COASTSPAN surveys in Virginia are conducted by staff from the Virginia Institute of Marine Science, and in South Carolina by staff from the South Carolina Department of Natural Resources (SCDNR). University of North Florida staff conduct COASTSPAN surveys in the estuarine and nearshore waters of Georgia and northern Florida, and staff from the Massachusetts Division of Marine Fisheries conducts survey work in the U.S. Virgin Islands.

Florida Atlantic University staff recently finished a pilot COASTSPAN survey off the eastern coast of Florida near Ft. Pierce. Additionally, the SCDNR, Georgia Department of Natural Resources, North Carolina Division of Marine Fisheries, Florida Fish and Wildlife Commission, and NASA Kennedy Space Center use COASTSPAN tags during their state and federal surveys in estuarine and nearshore waters. Volunteers from NOAA Fisheries Highly Migratory Species Management Division and from other public, academic and state institutions also help with the summer COASTSPAN surveys.

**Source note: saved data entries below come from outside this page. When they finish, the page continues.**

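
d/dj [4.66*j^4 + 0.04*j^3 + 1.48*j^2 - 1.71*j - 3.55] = 18.64*j^3 + 0.12*j^2 + 2.96*j - 1.71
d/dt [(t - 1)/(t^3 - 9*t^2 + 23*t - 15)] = 2*(4 - t)/(t^4 - 16*t^3 + 94*t^2 - 240*t + 225)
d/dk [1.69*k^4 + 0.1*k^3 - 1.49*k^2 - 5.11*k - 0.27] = 6.76*k^3 + 0.3*k^2 - 2.98*k - 5.11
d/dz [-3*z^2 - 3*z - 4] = -6*z - 3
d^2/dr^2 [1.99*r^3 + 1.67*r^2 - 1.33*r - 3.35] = 11.94*r + 3.34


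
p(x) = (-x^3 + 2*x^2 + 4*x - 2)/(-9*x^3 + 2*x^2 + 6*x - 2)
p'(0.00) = 1.00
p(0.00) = 1.00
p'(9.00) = 0.00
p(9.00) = 0.08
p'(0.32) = 56.27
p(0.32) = 3.22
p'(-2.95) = -0.01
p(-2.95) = 0.13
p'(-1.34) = -0.73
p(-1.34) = -0.09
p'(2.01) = 0.19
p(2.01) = -0.11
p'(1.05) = 2.90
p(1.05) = -0.83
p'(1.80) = 0.27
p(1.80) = -0.16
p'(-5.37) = 0.00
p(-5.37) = 0.13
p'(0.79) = 61.24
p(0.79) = -4.26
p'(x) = (-3*x^2 + 4*x + 4)/(-9*x^3 + 2*x^2 + 6*x - 2) + (27*x^2 - 4*x - 6)*(-x^3 + 2*x^2 + 4*x - 2)/(-9*x^3 + 2*x^2 + 6*x - 2)^2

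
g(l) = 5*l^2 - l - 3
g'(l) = 10*l - 1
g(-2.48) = 30.23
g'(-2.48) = -25.80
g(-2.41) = 28.45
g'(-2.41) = -25.10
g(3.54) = 56.12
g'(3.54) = 34.40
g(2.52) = 26.23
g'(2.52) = 24.20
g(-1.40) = 8.20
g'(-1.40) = -15.00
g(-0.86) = 1.56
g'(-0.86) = -9.60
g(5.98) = 169.82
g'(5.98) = 58.80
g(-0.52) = -1.13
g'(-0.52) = -6.20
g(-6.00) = 183.00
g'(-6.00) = -61.00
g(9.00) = 393.00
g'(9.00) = 89.00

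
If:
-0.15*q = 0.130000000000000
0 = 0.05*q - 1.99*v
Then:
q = -0.87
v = -0.02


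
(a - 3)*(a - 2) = a^2 - 5*a + 6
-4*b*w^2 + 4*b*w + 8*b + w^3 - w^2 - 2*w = (-4*b + w)*(w - 2)*(w + 1)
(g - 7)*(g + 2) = g^2 - 5*g - 14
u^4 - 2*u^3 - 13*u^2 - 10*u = u*(u - 5)*(u + 1)*(u + 2)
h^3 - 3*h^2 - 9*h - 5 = (h - 5)*(h + 1)^2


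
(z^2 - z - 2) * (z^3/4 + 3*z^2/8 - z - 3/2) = z^5/4 + z^4/8 - 15*z^3/8 - 5*z^2/4 + 7*z/2 + 3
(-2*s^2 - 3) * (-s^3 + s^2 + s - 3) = 2*s^5 - 2*s^4 + s^3 + 3*s^2 - 3*s + 9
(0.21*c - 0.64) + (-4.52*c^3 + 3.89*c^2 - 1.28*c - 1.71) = -4.52*c^3 + 3.89*c^2 - 1.07*c - 2.35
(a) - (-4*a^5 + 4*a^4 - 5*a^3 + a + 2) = 4*a^5 - 4*a^4 + 5*a^3 - 2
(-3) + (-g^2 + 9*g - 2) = -g^2 + 9*g - 5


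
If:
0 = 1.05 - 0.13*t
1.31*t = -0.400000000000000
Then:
No Solution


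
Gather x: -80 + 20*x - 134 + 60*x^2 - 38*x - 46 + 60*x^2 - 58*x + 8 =120*x^2 - 76*x - 252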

While tags are supplied to all the participating organizations, the number of smooth dogfish tagged in the Northeast and Atlantic sharpnose in the southeast are limited due to the high catches and limited tag supply. Nearly 3,000 tags are distributed during the annual survey, which began in 1998. Narragansett Bay, Rhode Island was not surveyed this year due to logistical constraints.

“We tag and release the majority of sharks captured to study their movements and migrations to better understand their seasonal distributions and to help define essential fish habitat for managed shark species,” McCandless said. “The shark catch per unit effort data from the surveys are standardized to account for environmental effects, and incorporated into stock assessment models for managed species.”

During the first few years of the COASTSPAN project, the NEFSC, in cooperation with Albion College, conducted exploratory surveys to determine the use of the Dry Tortugas as mating and nursery habitat by the nurse shark. This work resulted in designation of the first NMFS Habitat Area of Particular Concern (HAPC) and seasonal closures of the area by the National Park Service.

COASTSPAN work also led to the designation of Delaware Bay as a HAPC for juvenile sandbar sharks and all life stages of sand tigers, and the identification of critical shark nursery habitat for blacktip and lemon sharks in Fish Bay, USVI. HAPCs are considered high priority areas for conservation, management, or research because they are rare, sensitive, stressed by development, or important to ecosystem function and healthy fish populations.

While the survey does not currently sample the nearshore waters off Long Island, the continental shelf waters of the Mid-Atlantic Bight were first reported as potential nursery habitat for white sharks by NEFSC biologists John Casey and Harold “Wes” Pratt in 1985. McCandless and other NEFSC scientists were co-authors of a 2014 study of the seasonal distribution and trends of white sharks that found “waters less than 50 meters (about 165 feet) deep on the broad continental shelf in the New York Bight area may represent primary nursery habitat for white sharks.”